Sem aviso, a porta se abriu e Liselotte entrou correndo.
“Ange! Pessoal! Todos vieram!” a garota correu animadamente e abraçou Angeline, que sorriu e acariciou o cabelo de Liselotte.
“Nós viemos mesmo... Está ocupada?”
“Tudo bem! Conversar com você é mais divertido do que brincar com outros aristocratas.”
“Por favor, certifique-se de não dizer isso quando os ditos aristocratas estiverem ao alcance da voz, ok?” uma voz cansada gritou vindo de trás.
“Oh, Sra. Sooty.”
“Um prazer, pessoal. Já se passaram, o que, dois dias?” Sooty assentiu antes de se virar para sair da sala de novo. “Vou trazer um pouco de chá.”
Liselotte sentou-se no sofá antes de olhar ao redor com curiosidade.
“Onde estão Touya e Maureen?

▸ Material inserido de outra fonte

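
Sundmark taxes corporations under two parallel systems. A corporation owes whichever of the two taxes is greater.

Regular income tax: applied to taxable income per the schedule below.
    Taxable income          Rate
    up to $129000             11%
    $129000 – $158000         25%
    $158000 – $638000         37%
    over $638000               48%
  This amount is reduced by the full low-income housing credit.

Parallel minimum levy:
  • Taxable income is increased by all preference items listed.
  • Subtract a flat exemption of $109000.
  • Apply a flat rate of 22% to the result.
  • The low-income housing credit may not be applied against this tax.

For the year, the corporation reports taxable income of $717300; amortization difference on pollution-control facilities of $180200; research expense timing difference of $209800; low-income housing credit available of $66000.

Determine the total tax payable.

$219626

Parallel minimum levy:
  Adjusted income: $717300 + $180200 + $209800 = $1107300
  Less exemption $109000 → base $998300
  $998300 × 22% = $219626

Regular income tax:
  $129000 × 11% = $14190
  $29000 × 25% = $7250
  $480000 × 37% = $177600
  $79300 × 48% = $38064
  → $237104
  Less low-income housing credit $66000 → $171104

$219626 > $171104, so the parallel minimum levy is the binding amount.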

E o pai de Ange e o Lâmina Exaltada também não estão aqui.”
“Touya e Maureen tinham algo para cuidar na guilda. O pai e Percy ficaram em Findale.”
“Entendo, uma pena... Porém tenho certeza que nos encontraremos de novo. Você está dormindo, Kasim?”
“Sua barulheira me acordou.” Kasim abriu um olho para observar Liselotte antes de soltar um grande bocejo.
Rindo, Liselotte virou-se para Marguerite, que ainda estava perto do vaso.
“Oh, Maggie, gostou do vaso? Experimente esfregar! Tem uma textura maravilhosa!”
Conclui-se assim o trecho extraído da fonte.